Deposits grew by 16.1%, lower than RBI's projection of 18% for the year, though many banks have raised interest rate on deposits over the past 3-4 months.
Bank loans rose 6,98,260.56 crore, or 21.5% to 39,38,659.08 crore as of March 25, 2011, on a year-on-year basis, data released by the Reserve Bank of India showed. However, a bulk of the loans about 42%, was disbursed only in the fourth-quarter. Though bankers see growth across sectors, telecom, real estate and finance companies recorded the highest growth until end February in FY11, according to a separate release by RBI last week.
The year-end spurt could be partly attributed to window dressing, whereby banks lend short-term money in the last month of the fiscal to meet annual credit targets. With about six days' business figures for the fiscal year still not covered in the RBI data, the year could end with an even higher growth in loans as well as deposits.

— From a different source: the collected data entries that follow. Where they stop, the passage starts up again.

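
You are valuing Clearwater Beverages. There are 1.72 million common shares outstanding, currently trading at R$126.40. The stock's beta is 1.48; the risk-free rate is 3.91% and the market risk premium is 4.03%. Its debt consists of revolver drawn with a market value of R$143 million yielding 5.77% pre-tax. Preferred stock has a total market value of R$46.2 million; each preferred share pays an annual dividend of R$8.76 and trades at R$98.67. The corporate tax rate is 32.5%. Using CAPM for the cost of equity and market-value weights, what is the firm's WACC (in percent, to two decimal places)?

Cost of equity via CAPM: Re = 3.91% + 1.48 × 4.03% = 9.8744%.
Cost of preferred: Rp = 8.76 / 98.67 = 8.8781%.
Market value of equity E = 126.4 × 1.72m = 217.408m.
Total capital V = 217.408 + 46.2 + 143 = 406.608.
Equity: weight = 217.408/406.608 = 0.5347; cost = 9.8744%.
Preferred: weight = 46.2/406.608 = 0.1136; cost = 8.8781%.
Revolver drawn: weight = 143/406.608 = 0.3517; after-tax cost = 5.77% × (1 − 32.5%) = 3.8948%.
WACC = 0.5347 × 9.8744% + 0.1136 × 8.8781% + 0.3517 × 3.8948% = 7.6582%.

7.66%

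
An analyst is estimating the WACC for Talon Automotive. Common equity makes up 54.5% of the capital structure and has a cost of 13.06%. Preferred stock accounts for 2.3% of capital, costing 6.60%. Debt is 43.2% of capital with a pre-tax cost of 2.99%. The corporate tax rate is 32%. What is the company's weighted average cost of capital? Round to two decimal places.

After-tax cost of debt = 2.99% × (1 − 32%) = 2.0332%.
WACC = 0.545 × 13.0600% + 0.023 × 6.6000% + 0.432 × 2.0332% = 8.1478%.

8.15%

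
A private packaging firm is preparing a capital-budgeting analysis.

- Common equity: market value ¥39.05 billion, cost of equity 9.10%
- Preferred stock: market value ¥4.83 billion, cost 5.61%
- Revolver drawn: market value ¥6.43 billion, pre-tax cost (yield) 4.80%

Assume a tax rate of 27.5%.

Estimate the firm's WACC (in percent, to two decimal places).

8.05%

Total capital V = 39.05 + 4.83 + 6.43 = 50.31.
Equity: weight = 39.05/50.31 = 0.7762; cost = 9.1%.
Preferred: weight = 4.83/50.31 = 0.0960; cost = 5.61%.
Revolver drawn: weight = 6.43/50.31 = 0.1278; after-tax cost = 4.8% × (1 − 27.5%) = 3.4800%.
WACC = 0.7762 × 9.1000% + 0.0960 × 5.6100% + 0.1278 × 3.4800% = 8.0467%.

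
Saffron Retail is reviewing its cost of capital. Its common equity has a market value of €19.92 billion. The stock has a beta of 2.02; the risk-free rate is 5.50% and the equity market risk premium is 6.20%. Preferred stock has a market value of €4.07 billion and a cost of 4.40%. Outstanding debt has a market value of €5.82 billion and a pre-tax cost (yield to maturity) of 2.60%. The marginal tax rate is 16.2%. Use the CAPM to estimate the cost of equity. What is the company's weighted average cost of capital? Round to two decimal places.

Cost of equity via CAPM: Re = 5.5% + 2.02 × 6.2% = 18.0240%.
Total capital V = 19.92 + 4.07 + 5.82 = 29.81.
Equity: weight = 19.92/29.81 = 0.6682; cost = 18.024%.
Preferred: weight = 4.07/29.81 = 0.1365; cost = 4.4%.
Debt: weight = 5.82/29.81 = 0.1952; after-tax cost = 2.6% × (1 − 16.2%) = 2.1788%.
WACC = 0.6682 × 18.0240% + 0.1365 × 4.4000% + 0.1952 × 2.1788% = 13.0703%.

13.07%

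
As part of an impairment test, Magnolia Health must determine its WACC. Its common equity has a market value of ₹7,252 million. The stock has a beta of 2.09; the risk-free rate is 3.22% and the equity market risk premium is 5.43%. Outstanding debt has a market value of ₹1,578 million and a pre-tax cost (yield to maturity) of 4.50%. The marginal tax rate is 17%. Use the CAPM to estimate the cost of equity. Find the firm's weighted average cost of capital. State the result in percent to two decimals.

12.63%

Cost of equity via CAPM: Re = 3.22% + 2.09 × 5.43% = 14.5687%.
Total capital V = 7252 + 1578 = 8830.
Equity: weight = 7252/8830 = 0.8213; cost = 14.5687%.
Debt: weight = 1578/8830 = 0.1787; after-tax cost = 4.5% × (1 − 17%) = 3.7350%.
WACC = 0.8213 × 14.5687% + 0.1787 × 3.7350% = 12.6326%.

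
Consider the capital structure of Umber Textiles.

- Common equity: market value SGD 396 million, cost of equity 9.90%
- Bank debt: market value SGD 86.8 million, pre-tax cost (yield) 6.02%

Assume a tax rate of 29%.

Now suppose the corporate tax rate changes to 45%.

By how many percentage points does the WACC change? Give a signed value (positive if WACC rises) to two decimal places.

-0.17 pp

Current WACC:
Total capital V = 396 + 86.8 = 482.8.
Equity: weight = 396/482.8 = 0.8202; cost = 9.9%.
Bank debt: weight = 86.8/482.8 = 0.1798; after-tax cost = 6.02% × (1 − 29%) = 4.2742%.
WACC = 0.8202 × 9.9000% + 0.1798 × 4.2742% = 8.8886%.
After the change:
Total capital V = 396 + 86.8 = 482.8.
Equity: weight = 396/482.8 = 0.8202; cost = 9.9%.
Bank debt: weight = 86.8/482.8 = 0.1798; after-tax cost = 6.02% × (1 − 45%) = 3.3110%.
WACC = 0.8202 × 9.9000% + 0.1798 × 3.3110% = 8.7154%.
Change in WACC = 8.7154% − 8.8886% = -0.1732 pp.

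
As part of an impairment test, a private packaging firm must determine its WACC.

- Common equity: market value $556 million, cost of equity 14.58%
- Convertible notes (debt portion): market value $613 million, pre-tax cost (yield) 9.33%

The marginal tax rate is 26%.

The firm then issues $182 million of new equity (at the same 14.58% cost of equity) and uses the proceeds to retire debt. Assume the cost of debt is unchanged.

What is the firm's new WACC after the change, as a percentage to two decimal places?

11.75%

After the change:
Total capital V = 738 + 431 = 1169.
Equity: weight = 738/1169 = 0.6313; cost = 14.58%.
Convertible notes (debt portion): weight = 431/1169 = 0.3687; after-tax cost = 9.33% × (1 − 26%) = 6.9042%.
WACC = 0.6313 × 14.5800% + 0.3687 × 6.9042% = 11.7500%.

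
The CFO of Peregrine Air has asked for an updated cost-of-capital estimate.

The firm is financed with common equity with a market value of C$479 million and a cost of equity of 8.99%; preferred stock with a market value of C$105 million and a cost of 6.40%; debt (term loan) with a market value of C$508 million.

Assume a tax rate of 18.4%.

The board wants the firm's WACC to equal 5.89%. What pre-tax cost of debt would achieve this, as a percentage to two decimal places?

3.51%

Total capital V = 479 + 105 + 508 = 1092.
Equity weight = 479/1092 = 0.4386.
Preferred weight = 105/1092 = 0.0962.
Term loan weight = 508/1092 = 0.4652.
Equity contribution = 0.4386 × 8.99% = 3.9434%.
Preferred contribution = 0.0962 × 6.4% = 0.6154%.
Remaining for debt = 5.89% − 4.5588% = 1.3312%.
Rd × (1 − 18.4%) × 0.4652 = 1.3312%  ⇒  Rd = 3.5068%.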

The RBI data indicates that deposits grew 16%, or 7,18,128.98 crore to 52,04,702.64 crore as of March 25, 2011, on a year-on-year basis. Of this, more than half of the growth was in the fourth-quarter itself. Spurt in deposits during the last quarter was largely due to attractive rates offered by banks in the last quarter of the fiscal.

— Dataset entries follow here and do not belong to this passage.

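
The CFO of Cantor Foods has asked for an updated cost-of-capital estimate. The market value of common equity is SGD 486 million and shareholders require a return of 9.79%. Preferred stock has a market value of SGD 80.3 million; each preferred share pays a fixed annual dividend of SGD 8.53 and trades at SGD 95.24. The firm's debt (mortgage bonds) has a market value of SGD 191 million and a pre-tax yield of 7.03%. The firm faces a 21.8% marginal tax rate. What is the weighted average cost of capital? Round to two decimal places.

Cost of preferred: Rp = 8.53 / 95.24 = 8.9563%.
Total capital V = 486 + 80.3 + 191 = 757.3.
Equity: weight = 486/757.3 = 0.6418; cost = 9.79%.
Preferred: weight = 80.3/757.3 = 0.1060; cost = 8.9563%.
Mortgage bonds: weight = 191/757.3 = 0.2522; after-tax cost = 7.03% × (1 − 21.8%) = 5.4975%.
WACC = 0.6418 × 9.7900% + 0.1060 × 8.9563% + 0.2522 × 5.4975% = 8.6190%.

8.62%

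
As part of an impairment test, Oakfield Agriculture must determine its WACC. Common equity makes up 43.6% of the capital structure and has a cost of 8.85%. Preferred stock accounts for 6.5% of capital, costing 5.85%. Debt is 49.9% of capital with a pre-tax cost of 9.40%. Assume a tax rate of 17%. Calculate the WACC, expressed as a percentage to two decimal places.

After-tax cost of debt = 9.4% × (1 − 17%) = 7.8020%.
WACC = 0.436 × 8.8500% + 0.065 × 5.8500% + 0.499 × 7.8020% = 8.1320%.

8.13%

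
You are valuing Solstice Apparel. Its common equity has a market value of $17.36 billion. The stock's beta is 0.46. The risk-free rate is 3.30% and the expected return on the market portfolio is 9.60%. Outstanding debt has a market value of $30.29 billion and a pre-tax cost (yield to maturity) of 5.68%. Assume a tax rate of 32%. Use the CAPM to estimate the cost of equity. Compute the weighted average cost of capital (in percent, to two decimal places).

Market risk premium = 9.6% − 3.3% = 6.3%.
Cost of equity via CAPM: Re = 3.3% + 0.46 × 6.3% = 6.1980%.
Total capital V = 17.36 + 30.29 = 47.65.
Equity: weight = 17.36/47.65 = 0.3643; cost = 6.198%.
Debt: weight = 30.29/47.65 = 0.6357; after-tax cost = 5.68% × (1 − 32%) = 3.8624%.
WACC = 0.3643 × 6.1980% + 0.6357 × 3.8624% = 4.7133%.

4.71%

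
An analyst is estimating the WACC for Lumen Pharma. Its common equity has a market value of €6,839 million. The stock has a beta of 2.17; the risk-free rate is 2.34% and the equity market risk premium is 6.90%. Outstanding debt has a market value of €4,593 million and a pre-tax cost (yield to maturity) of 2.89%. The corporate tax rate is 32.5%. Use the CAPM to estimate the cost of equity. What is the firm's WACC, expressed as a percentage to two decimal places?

11.14%

Cost of equity via CAPM: Re = 2.34% + 2.17 × 6.9% = 17.3130%.
Total capital V = 6839 + 4593 = 11432.
Equity: weight = 6839/11432 = 0.5982; cost = 17.313%.
Debt: weight = 4593/11432 = 0.4018; after-tax cost = 2.89% × (1 − 32.5%) = 1.9508%.
WACC = 0.5982 × 17.3130% + 0.4018 × 1.9508% = 11.1410%.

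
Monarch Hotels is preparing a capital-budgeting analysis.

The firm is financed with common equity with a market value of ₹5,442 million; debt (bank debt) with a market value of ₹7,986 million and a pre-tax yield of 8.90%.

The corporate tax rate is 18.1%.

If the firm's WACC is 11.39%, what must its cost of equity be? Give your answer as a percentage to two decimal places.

Total capital V = 5442 + 7986 = 13428.
Equity weight = 5442/13428 = 0.4053.
Bank debt weight = 7986/13428 = 0.5947.
Debt contribution = 0.5947 × 8.9% × (1 − 18.1%) = 4.3350%.
Required equity contribution = 11.39% − 4.3350% = 7.0550%.
Re = 7.0550% / 0.4053 = 17.4080%.

17.41%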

Banks are now offering 10-10.50% return on deposits - higher than the returns on small savings schemes, which is currently pegged at 8% - after RBI warned to improve their credit to deposit ratio, which had crossed 100%. The Reserve Bank had told banks to either go slow on credit expansion or improve deposit growth.
As a result, banks focused more on mobilising deposits and at the current levels, incremental credit deposit ratio works out to 97%.